People with disabilities do have rights
In the midst of all of this turmoil over my personal housing situation, I attended a Fair Housing Symposium that the New York City Commission on Human Rights hosted this spring. I sure got a lot of information. I learned about the rights I have as a person with a disability when I need housing accommodations and about the different type of housing programs New York City offers.
Under the City’s Human Rights Law, someone with a disability has a right to request that reasonable accommodations be made to his or her new or existing home. The City’s Human Rights Commission has a Law Enforcement Bureau, where anyone can file a complaint if they believe they have been discriminated against. As ICS COO Regina Estela recently reported, last year the Commission received more disability-related discrimination complaints than those for any other category.
If you believe you have been discriminated against in seeking housing or that your current landlord is acting in a discriminatory way because you have a disability, the first step is to call 311 or visit 311 online to file a housing discrimination complaint. The Human Rights Commission Enforcement Bureau will conduct an investigation and, if they find there is cause to believe discrimination took place, their legal team will get involved. If the facts point to discrimination they will file a lawsuit against the landlord to compel them to follow the law and, in some cases, try to recover money damages for the person who was discriminated against. Most of the lawsuits the Commission files are settled by negotiation between the Commission and the landlord.

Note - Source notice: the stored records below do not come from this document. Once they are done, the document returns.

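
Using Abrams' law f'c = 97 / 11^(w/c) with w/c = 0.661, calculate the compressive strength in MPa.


f'c = 97 / 11^0.661
= 97 / 4.879
= 19.88 MPa

19.88


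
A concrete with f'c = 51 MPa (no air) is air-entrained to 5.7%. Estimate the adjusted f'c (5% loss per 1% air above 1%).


Strength loss = (5.7 - 1) * 5 = 23.5%
f'c = 51 * (1 - 23.5/100)
= 39.02 MPa

39.02


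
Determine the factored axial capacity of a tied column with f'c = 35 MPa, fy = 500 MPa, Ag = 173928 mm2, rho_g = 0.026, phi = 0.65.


Ast = rho * Ag = 0.026 * 173928 = 4522.128 mm2
phi*Pn = 0.65 * 0.80 * (0.85 * 35 * (173928 - 4522.128) + 500 * 4522.128) / 1000
= 3796.46 kN

3796.46


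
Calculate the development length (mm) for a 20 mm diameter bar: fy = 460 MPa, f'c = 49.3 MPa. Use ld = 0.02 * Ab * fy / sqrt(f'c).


Ab = pi * 20^2 / 4 = 314.159 mm2
ld = 0.02 * 314.159 * 460 / sqrt(49.3)
= 411.6 mm

411.6


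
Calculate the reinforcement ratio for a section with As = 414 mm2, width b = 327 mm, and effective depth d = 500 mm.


rho = As / (b * d)
= 414 / (327 * 500)
= 0.0025

0.0025


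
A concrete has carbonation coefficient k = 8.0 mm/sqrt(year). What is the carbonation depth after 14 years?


depth = k * sqrt(t)
= 8.0 * sqrt(14)
= 29.93 mm

29.93


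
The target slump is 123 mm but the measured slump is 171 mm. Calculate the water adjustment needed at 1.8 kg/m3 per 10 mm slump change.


Difference = 123 - 171 = -48 mm
Water adjustment = -48 * 1.8 / 10 = -8.6 kg/m3

-8.6


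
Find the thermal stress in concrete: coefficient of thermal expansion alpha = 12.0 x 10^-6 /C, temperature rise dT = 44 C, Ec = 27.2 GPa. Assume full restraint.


sigma = alpha * dT * Ec
= 12.0e-6 * 44 * 27.2 * 1000
= 14.362 MPa

14.362


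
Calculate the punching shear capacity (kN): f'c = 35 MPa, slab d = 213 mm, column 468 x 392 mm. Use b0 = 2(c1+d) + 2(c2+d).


b0 = 2*(468 + 213) + 2*(392 + 213) = 2572 mm
Vc = 0.33 * sqrt(35) * 2572 * 213 / 1000
= 1069.54 kN

1069.54


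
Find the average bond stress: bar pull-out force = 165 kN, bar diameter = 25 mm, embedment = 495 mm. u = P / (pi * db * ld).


u = P / (pi * db * ld)
= 165 * 1000 / (pi * 25 * 495)
= 4.244 MPa

4.244


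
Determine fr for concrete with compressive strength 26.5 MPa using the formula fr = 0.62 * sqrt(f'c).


fr = 0.62 * sqrt(26.5)
= 3.192 MPa

3.192


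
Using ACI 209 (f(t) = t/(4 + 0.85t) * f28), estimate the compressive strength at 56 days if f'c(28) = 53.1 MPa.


f(56) = 56 / (4 + 0.85 * 56) * 53.1
= 56 / 51.6 * 53.1
= 57.63 MPa

57.63


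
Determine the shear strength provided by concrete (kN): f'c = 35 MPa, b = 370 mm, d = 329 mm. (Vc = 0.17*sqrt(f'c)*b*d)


Vc = 0.17 * sqrt(35) * 370 * 329 / 1000
= 122.43 kN

122.43


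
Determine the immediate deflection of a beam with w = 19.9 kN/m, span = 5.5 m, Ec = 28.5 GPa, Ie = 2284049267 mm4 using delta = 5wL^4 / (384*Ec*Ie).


Convert: L = 5.5 m = 5500 mm, Ec = 28.5 GPa = 28500 MPa
delta = 5 * 19.9 * 5500^4 / (384 * 28500 * 2284049267)
= 3.64 mm

3.64


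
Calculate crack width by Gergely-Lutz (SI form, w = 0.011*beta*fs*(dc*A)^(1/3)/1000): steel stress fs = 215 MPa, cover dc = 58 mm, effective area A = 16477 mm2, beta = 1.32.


w = 0.011 * beta * fs * (dc * A)^(1/3) / 1000
= 0.011 * 1.32 * 215 * (58 * 16477)^(1/3) / 1000
= 0.307 mm

0.307


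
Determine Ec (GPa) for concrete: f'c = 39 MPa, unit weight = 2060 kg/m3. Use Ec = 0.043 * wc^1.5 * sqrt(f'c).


Ec = 0.043 * 2060^1.5 * sqrt(39) / 1000
= 25.11 GPa

25.11


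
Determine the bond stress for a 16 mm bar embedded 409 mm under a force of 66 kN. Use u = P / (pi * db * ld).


u = P / (pi * db * ld)
= 66 * 1000 / (pi * 16 * 409)
= 3.21 MPa

3.21


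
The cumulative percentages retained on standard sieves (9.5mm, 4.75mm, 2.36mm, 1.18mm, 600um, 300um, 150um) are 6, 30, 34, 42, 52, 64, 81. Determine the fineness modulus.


FM = sum(cumulative % retained) / 100
= 309 / 100
= 3.09

3.09


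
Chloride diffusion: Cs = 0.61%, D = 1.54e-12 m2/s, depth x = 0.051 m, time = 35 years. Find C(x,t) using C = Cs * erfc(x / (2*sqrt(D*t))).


t_seconds = 35 * 365.25 * 24 * 3600 = 1104516000.0 s
arg = 0.051 / (2 * sqrt(1.54e-12 * 1104516000.0))
= 0.6183
erfc(0.6183) = 0.3819
C = 0.61 * 0.3819 = 0.233%

0.233


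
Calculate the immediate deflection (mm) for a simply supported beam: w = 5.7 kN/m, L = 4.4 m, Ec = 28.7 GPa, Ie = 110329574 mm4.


Convert: L = 4.4 m = 4400 mm, Ec = 28.7 GPa = 28700 MPa
delta = 5 * 5.7 * 4400^4 / (384 * 28700 * 110329574)
= 8.79 mm

8.79


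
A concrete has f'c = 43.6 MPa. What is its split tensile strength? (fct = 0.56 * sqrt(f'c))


fct = 0.56 * sqrt(43.6)
= 0.56 * 6.603
= 3.698 MPa

3.698


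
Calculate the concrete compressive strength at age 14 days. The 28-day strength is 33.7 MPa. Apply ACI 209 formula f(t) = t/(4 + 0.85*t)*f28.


f(14) = 14 / (4 + 0.85 * 14) * 33.7
= 14 / 15.9 * 33.7
= 29.67 MPa

29.67


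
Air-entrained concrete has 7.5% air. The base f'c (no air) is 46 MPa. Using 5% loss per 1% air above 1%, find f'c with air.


Strength loss = (7.5 - 1) * 5 = 32.5%
f'c = 46 * (1 - 32.5/100)
= 31.05 MPa

31.05


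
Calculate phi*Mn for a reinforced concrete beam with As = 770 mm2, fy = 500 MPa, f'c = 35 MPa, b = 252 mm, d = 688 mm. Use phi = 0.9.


a = As * fy / (0.85 * f'c * b)
= 770 * 500 / (0.85 * 35 * 252)
= 51.3539 mm
Mn = As * fy * (d - a/2) / 10^6
= 254.9944 kN-m
phi*Mn = 0.9 * 254.9944 = 229.49 kN-m

229.49


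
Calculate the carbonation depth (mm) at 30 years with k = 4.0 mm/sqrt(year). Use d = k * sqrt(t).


depth = k * sqrt(t)
= 4.0 * sqrt(30)
= 21.91 mm

21.91


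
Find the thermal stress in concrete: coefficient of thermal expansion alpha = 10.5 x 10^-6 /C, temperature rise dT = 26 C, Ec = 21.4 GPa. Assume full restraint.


sigma = alpha * dT * Ec
= 10.5e-6 * 26 * 21.4 * 1000
= 5.842 MPa

5.842


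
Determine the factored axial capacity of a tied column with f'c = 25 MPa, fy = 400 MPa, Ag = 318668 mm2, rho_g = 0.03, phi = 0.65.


Ast = rho * Ag = 0.03 * 318668 = 9560.04 mm2
phi*Pn = 0.65 * 0.80 * (0.85 * 25 * (318668 - 9560.04) + 400 * 9560.04) / 1000
= 5404.13 kN

5404.13


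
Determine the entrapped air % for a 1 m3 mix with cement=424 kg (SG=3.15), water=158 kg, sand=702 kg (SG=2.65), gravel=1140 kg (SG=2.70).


Vol cement = 424 / (3.15 * 1000) = 0.134603 m3
Vol water = 158 / 1000 = 0.158 m3
Vol sand = 702 / (2.65 * 1000) = 0.264906 m3
Vol gravel = 1140 / (2.70 * 1000) = 0.422222 m3
Total solid + water volume = 0.979731 m3
Air = (1 - 0.979731) * 100 = 2.03%

2.03


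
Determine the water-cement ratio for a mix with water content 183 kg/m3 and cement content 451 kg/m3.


w/c = water / cement
w/c = 183 / 451 = 0.406

0.406


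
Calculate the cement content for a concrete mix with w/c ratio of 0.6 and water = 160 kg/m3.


Cement = water / (w/c)
= 160 / 0.6
= 266.7 kg/m3

266.7


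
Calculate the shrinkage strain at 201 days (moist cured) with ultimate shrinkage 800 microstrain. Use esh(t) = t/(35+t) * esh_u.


esh(201) = 201 / (35 + 201) * 800
= 201 / 236 * 800
= 681.4 microstrain

681.4


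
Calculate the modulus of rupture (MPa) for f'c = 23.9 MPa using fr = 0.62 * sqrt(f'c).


fr = 0.62 * sqrt(23.9)
= 3.031 MPa

3.031


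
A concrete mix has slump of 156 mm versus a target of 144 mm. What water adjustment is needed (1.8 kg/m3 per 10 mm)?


Difference = 144 - 156 = -12 mm
Water adjustment = -12 * 1.8 / 10 = -2.2 kg/m3

-2.2


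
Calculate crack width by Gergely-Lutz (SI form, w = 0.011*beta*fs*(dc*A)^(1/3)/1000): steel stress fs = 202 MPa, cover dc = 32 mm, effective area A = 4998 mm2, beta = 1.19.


w = 0.011 * beta * fs * (dc * A)^(1/3) / 1000
= 0.011 * 1.19 * 202 * (32 * 4998)^(1/3) / 1000
= 0.144 mm

0.144


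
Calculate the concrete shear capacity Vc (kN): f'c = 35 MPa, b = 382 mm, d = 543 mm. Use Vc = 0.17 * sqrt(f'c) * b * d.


Vc = 0.17 * sqrt(35) * 382 * 543 / 1000
= 208.62 kN

208.62


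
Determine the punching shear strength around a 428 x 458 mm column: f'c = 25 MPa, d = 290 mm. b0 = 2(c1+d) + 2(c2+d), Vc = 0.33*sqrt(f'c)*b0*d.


b0 = 2*(428 + 290) + 2*(458 + 290) = 2932 mm
Vc = 0.33 * sqrt(25) * 2932 * 290 / 1000
= 1402.96 kN

1402.96


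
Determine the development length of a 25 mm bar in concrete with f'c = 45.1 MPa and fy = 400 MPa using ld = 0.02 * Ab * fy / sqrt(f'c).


Ab = pi * 25^2 / 4 = 490.874 mm2
ld = 0.02 * 490.874 * 400 / sqrt(45.1)
= 584.8 mm

584.8


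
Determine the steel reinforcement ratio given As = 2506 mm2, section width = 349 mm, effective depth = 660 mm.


rho = As / (b * d)
= 2506 / (349 * 660)
= 0.0109

0.0109


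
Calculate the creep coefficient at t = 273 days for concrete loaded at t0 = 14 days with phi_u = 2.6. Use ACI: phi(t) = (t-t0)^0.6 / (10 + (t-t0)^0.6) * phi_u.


dt = 273 - 14 = 259
phi = 259^0.6 / (10 + 259^0.6) * 2.6
= 1.917

1.917


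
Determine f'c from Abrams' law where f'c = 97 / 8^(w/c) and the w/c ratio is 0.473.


f'c = 97 / 8^0.473
= 97 / 2.674
= 36.28 MPa

36.28


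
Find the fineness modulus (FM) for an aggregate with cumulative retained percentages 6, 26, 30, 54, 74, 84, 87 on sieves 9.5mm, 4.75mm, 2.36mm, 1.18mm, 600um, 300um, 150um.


FM = sum(cumulative % retained) / 100
= 361 / 100
= 3.61

3.61


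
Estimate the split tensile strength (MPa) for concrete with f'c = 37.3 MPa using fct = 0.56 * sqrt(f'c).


fct = 0.56 * sqrt(37.3)
= 0.56 * 6.107
= 3.42 MPa

3.42


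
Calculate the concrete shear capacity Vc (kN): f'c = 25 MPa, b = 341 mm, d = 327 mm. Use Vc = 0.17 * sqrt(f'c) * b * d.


Vc = 0.17 * sqrt(25) * 341 * 327 / 1000
= 94.78 kN

94.78


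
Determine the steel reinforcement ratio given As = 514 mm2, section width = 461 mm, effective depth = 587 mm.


rho = As / (b * d)
= 514 / (461 * 587)
= 0.0019

0.0019


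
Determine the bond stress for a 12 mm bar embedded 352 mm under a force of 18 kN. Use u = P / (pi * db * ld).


u = P / (pi * db * ld)
= 18 * 1000 / (pi * 12 * 352)
= 1.356 MPa

1.356


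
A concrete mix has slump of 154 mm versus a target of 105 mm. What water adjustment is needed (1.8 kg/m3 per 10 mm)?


Difference = 105 - 154 = -49 mm
Water adjustment = -49 * 1.8 / 10 = -8.8 kg/m3

-8.8


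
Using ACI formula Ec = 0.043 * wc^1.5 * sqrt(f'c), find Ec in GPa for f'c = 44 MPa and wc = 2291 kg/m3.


Ec = 0.043 * 2291^1.5 * sqrt(44) / 1000
= 31.28 GPa

31.28


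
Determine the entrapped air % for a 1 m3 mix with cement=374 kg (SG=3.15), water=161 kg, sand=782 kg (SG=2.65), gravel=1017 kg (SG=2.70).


Vol cement = 374 / (3.15 * 1000) = 0.11873 m3
Vol water = 161 / 1000 = 0.161 m3
Vol sand = 782 / (2.65 * 1000) = 0.295094 m3
Vol gravel = 1017 / (2.70 * 1000) = 0.376667 m3
Total solid + water volume = 0.951491 m3
Air = (1 - 0.951491) * 100 = 4.85%

4.85


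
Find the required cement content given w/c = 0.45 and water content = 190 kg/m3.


Cement = water / (w/c)
= 190 / 0.45
= 422.2 kg/m3

422.2


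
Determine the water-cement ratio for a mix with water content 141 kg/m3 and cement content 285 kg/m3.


w/c = water / cement
w/c = 141 / 285 = 0.495

0.495


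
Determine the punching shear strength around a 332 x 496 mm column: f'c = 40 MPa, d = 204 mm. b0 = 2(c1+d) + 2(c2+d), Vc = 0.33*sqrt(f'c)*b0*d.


b0 = 2*(332 + 204) + 2*(496 + 204) = 2472 mm
Vc = 0.33 * sqrt(40) * 2472 * 204 / 1000
= 1052.5 kN

1052.5


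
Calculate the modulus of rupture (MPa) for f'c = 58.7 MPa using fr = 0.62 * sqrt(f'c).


fr = 0.62 * sqrt(58.7)
= 4.75 MPa

4.75


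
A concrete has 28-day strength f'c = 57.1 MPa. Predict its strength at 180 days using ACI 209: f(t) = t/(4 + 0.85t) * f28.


f(180) = 180 / (4 + 0.85 * 180) * 57.1
= 180 / 157.0 * 57.1
= 65.46 MPa

65.46


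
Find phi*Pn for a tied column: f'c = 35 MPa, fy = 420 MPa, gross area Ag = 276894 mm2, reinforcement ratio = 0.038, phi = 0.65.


Ast = rho * Ag = 0.038 * 276894 = 10521.972 mm2
phi*Pn = 0.65 * 0.80 * (0.85 * 35 * (276894 - 10521.972) + 420 * 10521.972) / 1000
= 6418.77 kN

6418.77


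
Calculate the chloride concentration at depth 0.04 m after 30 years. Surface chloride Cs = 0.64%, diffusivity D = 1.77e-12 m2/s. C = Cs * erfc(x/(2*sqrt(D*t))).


t_seconds = 30 * 365.25 * 24 * 3600 = 946728000.0 s
arg = 0.04 / (2 * sqrt(1.77e-12 * 946728000.0))
= 0.4886
erfc(0.4886) = 0.4896
C = 0.64 * 0.4896 = 0.3133%

0.3133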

I am still living in my home, where the landlord wants me to move; he hasn’t yet sold his house. He understands the difficulty I am having finding a new home but has been very persistent about the fact that I need to leave. Another nonprofit organization, Wheels of Progress, has been trying to help me again, contacting building owners, and asking them to rent me an apartment, as well as assisting me with my Housing Connect applications. And I have spoken with a lawyer I was referred to, who assures me that my landlord cannot throw me out without taking me to court first.
I am hoping through this ordeal that I will eventually find an accessible home that I can live in for the long term. I pray to God that, once I am resettled, I won’t ever have to again go through what I’ve experienced these last three years.